I will take issue with the late seat right there. It’s true that any car will rise to its feet if driven hard enough, but how those limits fit on a public highway is a different matter. That’s what makes the Subaru BRZ something to enjoy.
Without a turbocharger, you have to work on the 2.4-liter powerplant, but the rewards are worth it, and it feels naturally at home on a twisty road where you’re going from the top of second to third and back. I am changing.
69
The top of the second bits is close to 100 km/h, so the perfect BRZ road is a quiet mountain road with a range of 100 and plenty of shape in the corners. I attended the launch of the original Toyota 86, held in Montserrat near Barcelona in 2011, and the roads were just like that.
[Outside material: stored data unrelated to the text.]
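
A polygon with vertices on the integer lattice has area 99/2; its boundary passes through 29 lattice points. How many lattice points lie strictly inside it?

36

Pick's theorem A = I + B/2 − 1 rearranges to I = A − B/2 + 1 = 99/2 − 29/2 + 1 = 36.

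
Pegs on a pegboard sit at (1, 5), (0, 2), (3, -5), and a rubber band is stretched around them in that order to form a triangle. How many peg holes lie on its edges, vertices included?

Summing gcd(|Δx|,|Δy|) over the edges gives the boundary count: gcd(1,3) + gcd(3,7) + gcd(2,10) = 1+1+2 = 4.

4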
Unfortunately they merely served to accentuate the lack of torque in the 2.0-litre engine, with the Game 86 being propelled by diesel Vectras at long leans. It was a disaster of a place at the time, but the big FA24 engine in this car would be a joy to drive up to the hilltop monastery.
Some people have complained that there isn’t enough exhaust sound in the audio mix, and I can see the point but I don’t take issue with the active sound control system that mounts speakers behind the dash. If I were completely mesmerized by the sound of a typical flat four, I might feel that it’s a bit disloyal to the architecture, but I’m not the one who doesn’t.
69
It’s nice to have the little Sobie back in the garage though. It took a full six weeks for the car to be diagnosed after its ill-fated trip through the pit. A bent wheel was a problem and another was sourced, but a sensor went on the fritz when fitting it and had to be backordered.
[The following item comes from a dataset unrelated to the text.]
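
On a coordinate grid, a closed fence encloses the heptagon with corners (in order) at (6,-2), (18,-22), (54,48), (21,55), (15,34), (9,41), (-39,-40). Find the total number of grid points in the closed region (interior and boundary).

2845

Using the shoelace formula, 2A = |[6·(-22) − 18·(-2)] + [18·48 − 54·(-22)] + [54·55 − 21·48] + [21·34 − 15·55] + [15·41 − 9·34] + [9·(-40) − (-39)·41] + [(-39)·(-2) − 6·(-40)]| = 5673, so the area is 5673/2.
Along each edge there are gcd(|Δx|,|Δy|)+1 lattice points, so counting each shared vertex once the boundary has gcd(12,20) + gcd(36,70) + gcd(33,7) + gcd(6,21) + gcd(6,7) + gcd(48,81) + gcd(45,38) = 4+2+1+3+1+3+1 = 15.
Pick's theorem gives I = A − B/2 + 1 = 5673/2 − 15/2 + 1 = 2830, so the closed region contains I + B = 2830 + 15 = 2845 lattice points.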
I hear this from many brand owners when their vehicles are serviced. Being out of your car for weeks due to a lack of parts is no fun.
Upon return, the car apparently won’t talk to my phone’s Android Auto installation. I bought a new cable to fix this link and checked that the app was updated, but found that the corresponding Google Search app also needed to be updated for everything to work.
There are still odd instances when the connection becomes difficult or lost while driving. I’d be interested to hear if any other BRZ owners have experienced instability with their wired phone mirroring connections.
69
Great to have the EQL89C back though. I recently went for a side-by-side build with a Porsche 992 Carrera and after going back and forth all day, I can honestly say that I had more fun with the BRZ, a car that costs the Porsche. is the sixth part of .
The 911 felt like it was just getting into its stride, while the Subaru was absolutely in its element. At these speeds and on these roads, the Porsche was poor where the BRZ was involved.
Seat-Rite might not have agreed, but in this scenario, yes, the 911 was much easier to drive. Getting more car time counts as a win. Okay fine?